Tuesday, July 9, 2013

LimpStrong 3: A Report, Of Sorts

The short version: Yup, I did it.

The funny thing is, though, as I sat down to write a lengthy, photo-encrusted description of my solo 100-miler, I came to something of a humbling realization: The only thing less interesting than riding a bike for 100 miles is reading about someone riding a bike for 100 miles. I mean really: I left my house, rode 50 miles, turned around, and rode back. Got rained on a couple times, drank a lot of chocolate milk, ate a lot of salted nut rolls, and scraped up the bike once when I was dumb enough to lean it against something concrete (at which point it promptly fell over, as both the laws of gravity and Murphy insist that it must). Nothing epic, nothing worthy of Rapha-esque purple prose. Just a dude riding a bike for a day.
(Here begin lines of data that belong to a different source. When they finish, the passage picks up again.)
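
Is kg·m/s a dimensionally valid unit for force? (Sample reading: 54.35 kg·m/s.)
No

force has SI base units: kg * m / s^2
kg·m/s does NOT reduce to kg * m / s^2; a valid unit for force would be e.g. N.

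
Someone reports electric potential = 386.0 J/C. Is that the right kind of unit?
Yes

electric potential has SI base units: kg * m^2 / (A * s^3)
J/C reduces to the same SI base units, so it is a valid unit for electric potential.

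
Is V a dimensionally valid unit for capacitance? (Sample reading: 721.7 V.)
No

capacitance has SI base units: A^2 * s^4 / (kg * m^2)
V does NOT reduce to A^2 * s^4 / (kg * m^2); a valid unit for capacitance would be e.g. F.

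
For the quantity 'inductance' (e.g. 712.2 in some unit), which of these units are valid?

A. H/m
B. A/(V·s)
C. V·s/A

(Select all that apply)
C

inductance has SI base units: kg * m^2 / (A^2 * s^2)

Checking each option against kg * m^2 / (A^2 * s^2):
  A. H/m: ✗ does not match
  B. A/(V·s): ✗ does not match
  C. V·s/A: ✓ matches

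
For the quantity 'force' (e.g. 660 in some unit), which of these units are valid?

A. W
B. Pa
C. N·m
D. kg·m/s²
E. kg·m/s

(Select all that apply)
D

force has SI base units: kg * m / s^2

Checking each option against kg * m / s^2:
  A. W: ✗ does not match
  B. Pa: ✗ does not match
  C. N·m: ✗ does not match
  D. kg·m/s²: ✓ matches
  E. kg·m/s: ✗ does not match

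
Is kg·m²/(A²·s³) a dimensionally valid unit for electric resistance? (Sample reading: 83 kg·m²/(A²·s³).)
Yes

electric resistance has SI base units: kg * m^2 / (A^2 * s^3)
kg·m²/(A²·s³) reduces to the same SI base units, so it is a valid unit for electric resistance.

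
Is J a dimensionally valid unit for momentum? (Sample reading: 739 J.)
No

momentum has SI base units: kg * m / s
J does NOT reduce to kg * m / s; a valid unit for momentum would be e.g. kg·m/s.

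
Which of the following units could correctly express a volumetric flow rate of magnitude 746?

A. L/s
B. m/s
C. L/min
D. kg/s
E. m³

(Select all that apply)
A, C

volumetric flow rate has SI base units: m^3 / s

Checking each option against m^3 / s:
  A. L/s: ✓ matches
  B. m/s: ✗ does not match
  C. L/min: ✓ matches
  D. kg/s: ✗ does not match
  E. m³: ✗ does not match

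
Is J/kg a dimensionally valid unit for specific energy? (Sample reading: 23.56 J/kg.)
Yes

specific energy has SI base units: m^2 / s^2
J/kg reduces to the same SI base units, so it is a valid unit for specific energy.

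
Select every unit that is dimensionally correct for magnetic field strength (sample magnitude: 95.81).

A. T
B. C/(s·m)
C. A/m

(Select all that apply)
B, C

magnetic field strength has SI base units: A / m

Checking each option against A / m:
  A. T: ✗ does not match
  B. C/(s·m): ✓ matches
  C. A/m: ✓ matches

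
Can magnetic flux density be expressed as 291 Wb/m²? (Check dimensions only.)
Yes

magnetic flux density has SI base units: kg / (A * s^2)
Wb/m² reduces to the same SI base units, so it is a valid unit for magnetic flux density.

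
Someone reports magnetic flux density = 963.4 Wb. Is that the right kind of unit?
No

magnetic flux density has SI base units: kg / (A * s^2)
Wb does NOT reduce to kg / (A * s^2); a valid unit for magnetic flux density would be e.g. T.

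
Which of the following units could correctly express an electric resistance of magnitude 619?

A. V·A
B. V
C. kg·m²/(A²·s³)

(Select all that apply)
C

electric resistance has SI base units: kg * m^2 / (A^2 * s^3)

Checking each option against kg * m^2 / (A^2 * s^3):
  A. V·A: ✗ does not match
  B. V: ✗ does not match
  C. kg·m²/(A²·s³): ✓ matches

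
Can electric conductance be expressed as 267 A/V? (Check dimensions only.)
Yes

electric conductance has SI base units: A^2 * s^3 / (kg * m^2)
A/V reduces to the same SI base units, so it is a valid unit for electric conductance.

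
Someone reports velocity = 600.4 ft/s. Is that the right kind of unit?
Yes

velocity has SI base units: m / s
ft/s reduces to the same SI base units, so it is a valid unit for velocity.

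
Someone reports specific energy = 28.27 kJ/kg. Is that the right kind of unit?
Yes

specific energy has SI base units: m^2 / s^2
kJ/kg reduces to the same SI base units, so it is a valid unit for specific energy.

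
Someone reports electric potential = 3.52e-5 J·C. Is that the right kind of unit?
No

electric potential has SI base units: kg * m^2 / (A * s^3)
J·C does NOT reduce to kg * m^2 / (A * s^3); a valid unit for electric potential would be e.g. V.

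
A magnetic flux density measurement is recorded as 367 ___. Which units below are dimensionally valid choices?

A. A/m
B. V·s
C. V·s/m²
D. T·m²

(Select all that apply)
C

magnetic flux density has SI base units: kg / (A * s^2)

Checking each option against kg / (A * s^2):
  A. A/m: ✗ does not match
  B. V·s: ✗ does not match
  C. V·s/m²: ✓ matches
  D. T·m²: ✗ does not match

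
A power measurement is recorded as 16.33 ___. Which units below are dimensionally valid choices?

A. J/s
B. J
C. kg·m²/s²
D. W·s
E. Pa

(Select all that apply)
A

power has SI base units: kg * m^2 / s^3

Checking each option against kg * m^2 / s^3:
  A. J/s: ✓ matches
  B. J: ✗ does not match
  C. kg·m²/s²: ✗ does not match
  D. W·s: ✗ does not match
  E. Pa: ✗ does not match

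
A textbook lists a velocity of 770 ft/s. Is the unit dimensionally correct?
Yes

velocity has SI base units: m / s
ft/s reduces to the same SI base units, so it is a valid unit for velocity.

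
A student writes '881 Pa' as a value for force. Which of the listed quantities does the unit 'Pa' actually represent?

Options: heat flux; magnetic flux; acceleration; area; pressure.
pressure

force should have units dimensionally equivalent to kg * m / s^2 (e.g. N).
The given unit 'Pa' reduces to kg / (m * s^2). Of the listed options, that is the dimensionality of pressure.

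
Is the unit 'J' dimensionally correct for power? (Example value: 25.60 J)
No

power has SI base units: kg * m^2 / s^3
J does NOT reduce to kg * m^2 / s^3; a valid unit for power would be e.g. W.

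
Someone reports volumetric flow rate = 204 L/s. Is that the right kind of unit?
Yes

volumetric flow rate has SI base units: m^3 / s
L/s reduces to the same SI base units, so it is a valid unit for volumetric flow rate.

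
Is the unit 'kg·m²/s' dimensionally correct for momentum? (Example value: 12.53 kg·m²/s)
No

momentum has SI base units: kg * m / s
kg·m²/s does NOT reduce to kg * m / s; a valid unit for momentum would be e.g. kg·m/s.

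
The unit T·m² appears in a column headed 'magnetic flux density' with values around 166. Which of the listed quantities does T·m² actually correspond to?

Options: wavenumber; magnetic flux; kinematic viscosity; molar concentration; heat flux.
magnetic flux

magnetic flux density should have units dimensionally equivalent to kg / (A * s^2) (e.g. T).
The given unit 'T·m²' reduces to kg * m^2 / (A * s^2). Of the listed options, that is the dimensionality of magnetic flux.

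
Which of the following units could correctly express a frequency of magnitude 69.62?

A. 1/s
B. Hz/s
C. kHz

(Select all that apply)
A, C

frequency has SI base units: 1 / s

Checking each option against 1 / s:
  A. 1/s: ✓ matches
  B. Hz/s: ✗ does not match
  C. kHz: ✓ matches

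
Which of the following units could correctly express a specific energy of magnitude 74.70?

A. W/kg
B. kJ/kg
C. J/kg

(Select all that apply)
B, C

specific energy has SI base units: m^2 / s^2

Checking each option against m^2 / s^2:
  A. W/kg: ✗ does not match
  B. kJ/kg: ✓ matches
  C. J/kg: ✓ matches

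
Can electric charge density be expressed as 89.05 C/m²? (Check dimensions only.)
No

electric charge density has SI base units: A * s / m^3
C/m² does NOT reduce to A * s / m^3; a valid unit for electric charge density would be e.g. C/m³.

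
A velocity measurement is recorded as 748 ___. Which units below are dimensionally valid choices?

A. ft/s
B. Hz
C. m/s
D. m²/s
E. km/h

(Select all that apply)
A, C, E

velocity has SI base units: m / s

Checking each option against m / s:
  A. ft/s: ✓ matches
  B. Hz: ✗ does not match
  C. m/s: ✓ matches
  D. m²/s: ✗ does not match
  E. km/h: ✓ matches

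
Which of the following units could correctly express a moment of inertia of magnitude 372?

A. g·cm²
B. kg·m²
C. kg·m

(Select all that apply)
A, B

moment of inertia has SI base units: kg * m^2

Checking each option against kg * m^2:
  A. g·cm²: ✓ matches
  B. kg·m²: ✓ matches
  C. kg·m: ✗ does not match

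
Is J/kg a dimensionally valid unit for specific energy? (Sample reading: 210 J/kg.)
Yes

specific energy has SI base units: m^2 / s^2
J/kg reduces to the same SI base units, so it is a valid unit for specific energy.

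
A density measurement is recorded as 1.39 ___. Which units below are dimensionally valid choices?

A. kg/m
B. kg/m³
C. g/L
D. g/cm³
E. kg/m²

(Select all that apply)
B, C, D

density has SI base units: kg / m^3

Checking each option against kg / m^3:
  A. kg/m: ✗ does not match
  B. kg/m³: ✓ matches
  C. g/L: ✓ matches
  D. g/cm³: ✓ matches
  E. kg/m²: ✗ does not match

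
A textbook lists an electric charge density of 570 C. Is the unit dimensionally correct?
No

electric charge density has SI base units: A * s / m^3
C does NOT reduce to A * s / m^3; a valid unit for electric charge density would be e.g. C/m³.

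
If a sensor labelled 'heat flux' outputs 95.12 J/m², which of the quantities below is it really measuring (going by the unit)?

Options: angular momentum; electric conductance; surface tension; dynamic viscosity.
surface tension

heat flux should have units dimensionally equivalent to kg / s^3 (e.g. W/m²).
The given unit 'J/m²' reduces to kg / s^2. Of the listed options, that is the dimensionality of surface tension.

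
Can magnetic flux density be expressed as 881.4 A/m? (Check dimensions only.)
No

magnetic flux density has SI base units: kg / (A * s^2)
A/m does NOT reduce to kg / (A * s^2); a valid unit for magnetic flux density would be e.g. T.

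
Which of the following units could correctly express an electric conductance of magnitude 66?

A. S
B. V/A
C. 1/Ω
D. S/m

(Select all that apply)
A, C

electric conductance has SI base units: A^2 * s^3 / (kg * m^2)

Checking each option against A^2 * s^3 / (kg * m^2):
  A. S: ✓ matches
  B. V/A: ✗ does not match
  C. 1/Ω: ✓ matches
  D. S/m: ✗ does not match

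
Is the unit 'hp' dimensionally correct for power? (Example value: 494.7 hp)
Yes

power has SI base units: kg * m^2 / s^3
hp reduces to the same SI base units, so it is a valid unit for power.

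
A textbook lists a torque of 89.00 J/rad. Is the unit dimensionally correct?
Yes

torque has SI base units: kg * m^2 / s^2
J/rad reduces to the same SI base units, so it is a valid unit for torque.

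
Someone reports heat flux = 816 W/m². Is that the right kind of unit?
Yes

heat flux has SI base units: kg / s^3
W/m² reduces to the same SI base units, so it is a valid unit for heat flux.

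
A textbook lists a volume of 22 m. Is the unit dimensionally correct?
No

volume has SI base units: m^3
m does NOT reduce to m^3; a valid unit for volume would be e.g. m³.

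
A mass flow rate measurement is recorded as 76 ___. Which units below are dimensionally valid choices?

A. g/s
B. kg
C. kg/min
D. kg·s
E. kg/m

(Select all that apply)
A, C

mass flow rate has SI base units: kg / s

Checking each option against kg / s:
  A. g/s: ✓ matches
  B. kg: ✗ does not match
  C. kg/min: ✓ matches
  D. kg·s: ✗ does not match
  E. kg/m: ✗ does not match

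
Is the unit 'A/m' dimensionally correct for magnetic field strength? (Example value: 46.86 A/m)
Yes

magnetic field strength has SI base units: A / m
A/m reduces to the same SI base units, so it is a valid unit for magnetic field strength.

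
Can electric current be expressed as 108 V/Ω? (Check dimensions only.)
Yes

electric current has SI base units: A
V/Ω reduces to the same SI base units, so it is a valid unit for electric current.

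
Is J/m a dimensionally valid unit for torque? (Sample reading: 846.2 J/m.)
No

torque has SI base units: kg * m^2 / s^2
J/m does NOT reduce to kg * m^2 / s^2; a valid unit for torque would be e.g. N·m.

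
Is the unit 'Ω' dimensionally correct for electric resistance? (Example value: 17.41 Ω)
Yes

electric resistance has SI base units: kg * m^2 / (A^2 * s^3)
Ω reduces to the same SI base units, so it is a valid unit for electric resistance.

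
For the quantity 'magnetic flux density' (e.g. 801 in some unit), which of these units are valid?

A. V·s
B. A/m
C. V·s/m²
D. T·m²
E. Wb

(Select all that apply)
C

magnetic flux density has SI base units: kg / (A * s^2)

Checking each option against kg / (A * s^2):
  A. V·s: ✗ does not match
  B. A/m: ✗ does not match
  C. V·s/m²: ✓ matches
  D. T·m²: ✗ does not match
  E. Wb: ✗ does not match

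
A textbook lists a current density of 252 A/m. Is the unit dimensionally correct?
No

current density has SI base units: A / m^2
A/m does NOT reduce to A / m^2; a valid unit for current density would be e.g. A/m².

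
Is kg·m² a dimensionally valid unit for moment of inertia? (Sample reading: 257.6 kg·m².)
Yes

moment of inertia has SI base units: kg * m^2
kg·m² reduces to the same SI base units, so it is a valid unit for moment of inertia.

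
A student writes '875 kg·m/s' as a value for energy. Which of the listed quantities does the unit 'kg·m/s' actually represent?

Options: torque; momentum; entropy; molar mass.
momentum

energy should have units dimensionally equivalent to kg * m^2 / s^2 (e.g. J).
The given unit 'kg·m/s' reduces to kg * m / s. Of the listed options, that is the dimensionality of momentum.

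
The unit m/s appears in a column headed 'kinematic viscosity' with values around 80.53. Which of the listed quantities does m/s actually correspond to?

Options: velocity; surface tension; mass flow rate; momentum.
velocity

kinematic viscosity should have units dimensionally equivalent to m^2 / s (e.g. m²/s).
The given unit 'm/s' reduces to m / s. Of the listed options, that is the dimensionality of velocity.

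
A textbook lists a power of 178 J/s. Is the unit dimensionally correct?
Yes

power has SI base units: kg * m^2 / s^3
J/s reduces to the same SI base units, so it is a valid unit for power.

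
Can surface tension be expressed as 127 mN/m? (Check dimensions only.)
Yes

surface tension has SI base units: kg / s^2
mN/m reduces to the same SI base units, so it is a valid unit for surface tension.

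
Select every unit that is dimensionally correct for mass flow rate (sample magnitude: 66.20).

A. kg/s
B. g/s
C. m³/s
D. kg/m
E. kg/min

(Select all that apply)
A, B, E

mass flow rate has SI base units: kg / s

Checking each option against kg / s:
  A. kg/s: ✓ matches
  B. g/s: ✓ matches
  C. m³/s: ✗ does not match
  D. kg/m: ✗ does not match
  E. kg/min: ✓ matches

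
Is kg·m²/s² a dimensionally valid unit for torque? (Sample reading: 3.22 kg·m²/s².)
Yes

torque has SI base units: kg * m^2 / s^2
kg·m²/s² reduces to the same SI base units, so it is a valid unit for torque.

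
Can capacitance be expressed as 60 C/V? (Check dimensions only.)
Yes

capacitance has SI base units: A^2 * s^4 / (kg * m^2)
C/V reduces to the same SI base units, so it is a valid unit for capacitance.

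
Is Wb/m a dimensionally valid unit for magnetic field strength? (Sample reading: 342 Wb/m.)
No

magnetic field strength has SI base units: A / m
Wb/m does NOT reduce to A / m; a valid unit for magnetic field strength would be e.g. A/m.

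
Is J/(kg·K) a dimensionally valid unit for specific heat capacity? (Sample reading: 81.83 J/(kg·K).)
Yes

specific heat capacity has SI base units: m^2 / (s^2 * K)
J/(kg·K) reduces to the same SI base units, so it is a valid unit for specific heat capacity.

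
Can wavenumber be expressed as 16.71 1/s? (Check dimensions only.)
No

wavenumber has SI base units: 1 / m
1/s does NOT reduce to 1 / m; a valid unit for wavenumber would be e.g. 1/m.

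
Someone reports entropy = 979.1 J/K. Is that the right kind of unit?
Yes

entropy has SI base units: kg * m^2 / (s^2 * K)
J/K reduces to the same SI base units, so it is a valid unit for entropy.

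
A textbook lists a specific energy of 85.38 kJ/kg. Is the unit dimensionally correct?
Yes

specific energy has SI base units: m^2 / s^2
kJ/kg reduces to the same SI base units, so it is a valid unit for specific energy.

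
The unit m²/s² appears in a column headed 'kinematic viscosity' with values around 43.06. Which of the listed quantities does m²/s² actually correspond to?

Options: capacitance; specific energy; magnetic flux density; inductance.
specific energy

kinematic viscosity should have units dimensionally equivalent to m^2 / s (e.g. m²/s).
The given unit 'm²/s²' reduces to m^2 / s^2. Of the listed options, that is the dimensionality of specific energy.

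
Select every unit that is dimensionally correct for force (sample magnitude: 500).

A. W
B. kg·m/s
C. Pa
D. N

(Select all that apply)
D

force has SI base units: kg * m / s^2

Checking each option against kg * m / s^2:
  A. W: ✗ does not match
  B. kg·m/s: ✗ does not match
  C. Pa: ✗ does not match
  D. N: ✓ matches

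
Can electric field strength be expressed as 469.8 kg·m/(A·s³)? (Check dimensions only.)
Yes

electric field strength has SI base units: kg * m / (A * s^3)
kg·m/(A·s³) reduces to the same SI base units, so it is a valid unit for electric field strength.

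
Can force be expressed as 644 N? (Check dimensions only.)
Yes

force has SI base units: kg * m / s^2
N reduces to the same SI base units, so it is a valid unit for force.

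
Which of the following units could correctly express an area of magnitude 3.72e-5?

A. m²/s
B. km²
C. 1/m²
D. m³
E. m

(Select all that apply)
B

area has SI base units: m^2

Checking each option against m^2:
  A. m²/s: ✗ does not match
  B. km²: ✓ matches
  C. 1/m²: ✗ does not match
  D. m³: ✗ does not match
  E. m: ✗ does not match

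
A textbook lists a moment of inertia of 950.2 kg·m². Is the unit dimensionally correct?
Yes

moment of inertia has SI base units: kg * m^2
kg·m² reduces to the same SI base units, so it is a valid unit for moment of inertia.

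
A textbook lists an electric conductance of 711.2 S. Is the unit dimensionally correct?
Yes

electric conductance has SI base units: A^2 * s^3 / (kg * m^2)
S reduces to the same SI base units, so it is a valid unit for electric conductance.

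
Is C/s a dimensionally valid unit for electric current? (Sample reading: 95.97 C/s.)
Yes

electric current has SI base units: A
C/s reduces to the same SI base units, so it is a valid unit for electric current.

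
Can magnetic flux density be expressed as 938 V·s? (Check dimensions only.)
No

magnetic flux density has SI base units: kg / (A * s^2)
V·s does NOT reduce to kg / (A * s^2); a valid unit for magnetic flux density would be e.g. T.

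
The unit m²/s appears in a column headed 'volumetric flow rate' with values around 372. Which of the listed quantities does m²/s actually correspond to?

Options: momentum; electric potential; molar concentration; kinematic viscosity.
kinematic viscosity

volumetric flow rate should have units dimensionally equivalent to m^3 / s (e.g. m³/s).
The given unit 'm²/s' reduces to m^2 / s. Of the listed options, that is the dimensionality of kinematic viscosity.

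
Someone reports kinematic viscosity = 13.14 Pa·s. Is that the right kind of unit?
No

kinematic viscosity has SI base units: m^2 / s
Pa·s does NOT reduce to m^2 / s; a valid unit for kinematic viscosity would be e.g. m²/s.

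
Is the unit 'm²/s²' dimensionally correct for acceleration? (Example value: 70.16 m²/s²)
No

acceleration has SI base units: m / s^2
m²/s² does NOT reduce to m / s^2; a valid unit for acceleration would be e.g. m/s².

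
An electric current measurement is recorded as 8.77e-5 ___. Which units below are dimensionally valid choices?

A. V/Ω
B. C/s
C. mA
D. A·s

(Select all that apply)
A, B, C

electric current has SI base units: A

Checking each option against A:
  A. V/Ω: ✓ matches
  B. C/s: ✓ matches
  C. mA: ✓ matches
  D. A·s: ✗ does not match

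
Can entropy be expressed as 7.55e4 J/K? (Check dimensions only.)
Yes

entropy has SI base units: kg * m^2 / (s^2 * K)
J/K reduces to the same SI base units, so it is a valid unit for entropy.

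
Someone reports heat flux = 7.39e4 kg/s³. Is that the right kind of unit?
Yes

heat flux has SI base units: kg / s^3
kg/s³ reduces to the same SI base units, so it is a valid unit for heat flux.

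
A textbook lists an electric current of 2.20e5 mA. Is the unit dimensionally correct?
Yes

electric current has SI base units: A
mA reduces to the same SI base units, so it is a valid unit for electric current.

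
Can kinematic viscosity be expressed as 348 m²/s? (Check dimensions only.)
Yes

kinematic viscosity has SI base units: m^2 / s
m²/s reduces to the same SI base units, so it is a valid unit for kinematic viscosity.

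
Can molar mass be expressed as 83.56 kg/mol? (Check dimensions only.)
Yes

molar mass has SI base units: kg / mol
kg/mol reduces to the same SI base units, so it is a valid unit for molar mass.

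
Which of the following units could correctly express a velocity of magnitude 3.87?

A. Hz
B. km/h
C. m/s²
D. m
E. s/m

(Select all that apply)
B

velocity has SI base units: m / s

Checking each option against m / s:
  A. Hz: ✗ does not match
  B. km/h: ✓ matches
  C. m/s²: ✗ does not match
  D. m: ✗ does not match
  E. s/m: ✗ does not match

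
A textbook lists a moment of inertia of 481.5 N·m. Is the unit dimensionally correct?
No

moment of inertia has SI base units: kg * m^2
N·m does NOT reduce to kg * m^2; a valid unit for moment of inertia would be e.g. kg·m².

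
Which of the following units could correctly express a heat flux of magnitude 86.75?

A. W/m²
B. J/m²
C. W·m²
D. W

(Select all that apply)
A

heat flux has SI base units: kg / s^3

Checking each option against kg / s^3:
  A. W/m²: ✓ matches
  B. J/m²: ✗ does not match
  C. W·m²: ✗ does not match
  D. W: ✗ does not match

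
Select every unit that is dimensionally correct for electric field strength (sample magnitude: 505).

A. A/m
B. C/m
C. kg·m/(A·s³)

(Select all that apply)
C

electric field strength has SI base units: kg * m / (A * s^3)

Checking each option against kg * m / (A * s^3):
  A. A/m: ✗ does not match
  B. C/m: ✗ does not match
  C. kg·m/(A·s³): ✓ matches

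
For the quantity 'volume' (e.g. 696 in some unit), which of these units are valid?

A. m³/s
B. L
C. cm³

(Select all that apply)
B, C

volume has SI base units: m^3

Checking each option against m^3:
  A. m³/s: ✗ does not match
  B. L: ✓ matches
  C. cm³: ✓ matches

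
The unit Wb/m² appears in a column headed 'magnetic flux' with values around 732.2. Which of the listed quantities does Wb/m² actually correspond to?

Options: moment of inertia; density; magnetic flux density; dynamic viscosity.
magnetic flux density

magnetic flux should have units dimensionally equivalent to kg * m^2 / (A * s^2) (e.g. Wb).
The given unit 'Wb/m²' reduces to kg / (A * s^2). Of the listed options, that is the dimensionality of magnetic flux density.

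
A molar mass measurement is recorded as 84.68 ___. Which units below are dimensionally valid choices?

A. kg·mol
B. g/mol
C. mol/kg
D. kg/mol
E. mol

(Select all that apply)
B, D

molar mass has SI base units: kg / mol

Checking each option against kg / mol:
  A. kg·mol: ✗ does not match
  B. g/mol: ✓ matches
  C. mol/kg: ✗ does not match
  D. kg/mol: ✓ matches
  E. mol: ✗ does not match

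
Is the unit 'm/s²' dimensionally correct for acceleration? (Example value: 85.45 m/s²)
Yes

acceleration has SI base units: m / s^2
m/s² reduces to the same SI base units, so it is a valid unit for acceleration.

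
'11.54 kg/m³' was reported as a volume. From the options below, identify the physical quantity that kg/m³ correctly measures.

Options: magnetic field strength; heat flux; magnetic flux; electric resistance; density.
density

volume should have units dimensionally equivalent to m^3 (e.g. m³).
The given unit 'kg/m³' reduces to kg / m^3. Of the listed options, that is the dimensionality of density.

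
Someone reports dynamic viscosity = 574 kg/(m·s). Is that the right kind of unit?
Yes

dynamic viscosity has SI base units: kg / (m * s)
kg/(m·s) reduces to the same SI base units, so it is a valid unit for dynamic viscosity.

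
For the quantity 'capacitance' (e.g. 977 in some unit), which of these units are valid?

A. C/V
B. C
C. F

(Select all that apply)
A, C

capacitance has SI base units: A^2 * s^4 / (kg * m^2)

Checking each option against A^2 * s^4 / (kg * m^2):
  A. C/V: ✓ matches
  B. C: ✗ does not match
  C. F: ✓ matches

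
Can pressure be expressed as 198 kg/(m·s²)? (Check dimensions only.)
Yes

pressure has SI base units: kg / (m * s^2)
kg/(m·s²) reduces to the same SI base units, so it is a valid unit for pressure.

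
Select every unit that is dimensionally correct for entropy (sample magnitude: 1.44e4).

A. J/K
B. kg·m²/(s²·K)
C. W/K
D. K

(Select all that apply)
A, B

entropy has SI base units: kg * m^2 / (s^2 * K)

Checking each option against kg * m^2 / (s^2 * K):
  A. J/K: ✓ matches
  B. kg·m²/(s²·K): ✓ matches
  C. W/K: ✗ does not match
  D. K: ✗ does not match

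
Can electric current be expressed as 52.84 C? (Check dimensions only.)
No

electric current has SI base units: A
C does NOT reduce to A; a valid unit for electric current would be e.g. A.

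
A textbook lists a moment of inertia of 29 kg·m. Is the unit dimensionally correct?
No

moment of inertia has SI base units: kg * m^2
kg·m does NOT reduce to kg * m^2; a valid unit for moment of inertia would be e.g. kg·m².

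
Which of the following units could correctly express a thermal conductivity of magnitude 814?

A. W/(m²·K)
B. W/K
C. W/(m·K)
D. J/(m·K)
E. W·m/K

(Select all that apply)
C

thermal conductivity has SI base units: kg * m / (s^3 * K)

Checking each option against kg * m / (s^3 * K):
  A. W/(m²·K): ✗ does not match
  B. W/K: ✗ does not match
  C. W/(m·K): ✓ matches
  D. J/(m·K): ✗ does not match
  E. W·m/K: ✗ does not match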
And that, dear reader, was maybe my most important "deep thought" of the whole activity, namely that 100 miles is little more than the odometer reading after 99.9. Did I experience anything more transcendent than if I'd stopped at mile 90? That last 10 was just an exercise in my own stubbornness, and I've already had a lifetime of that. It would have been a great 85-mile ride... or 70. Nothing about that three-digit number makes me a "better" cyclist or a "more credible" cycling blogger (a snort-out-loud laughable concept if ever there was one). It just makes me a guy who turned pedals until he turned the odometer that last tick.

So, after three successful iterations, I think LimpStrong may be done. Not saying I won't ever ride 100 miles in a day again. If I have all day to ride and I'm feeling good and it happens, it happens. But the goal of the mythical capital-C Century has kind of lost its luster. When I think of the great rides in my life, they're never the "big goal" rides. They're the little rides with little expectations that turned into something more: discovering a new road, feeling the unspoken connection two people can share through a tandem timing chain, or just ambling through the neighborhood on a summer evening listening to the cicadas.

The odometer can't measure that.

1 comment:

Pondero said...

Yes.

The metric century normally seems to be enough when I want a long ride. And there are many perfectly delightful shorter ones. When I get tired/hungry/uncomfortable, I stop. The only thing I want to accomplish is fun.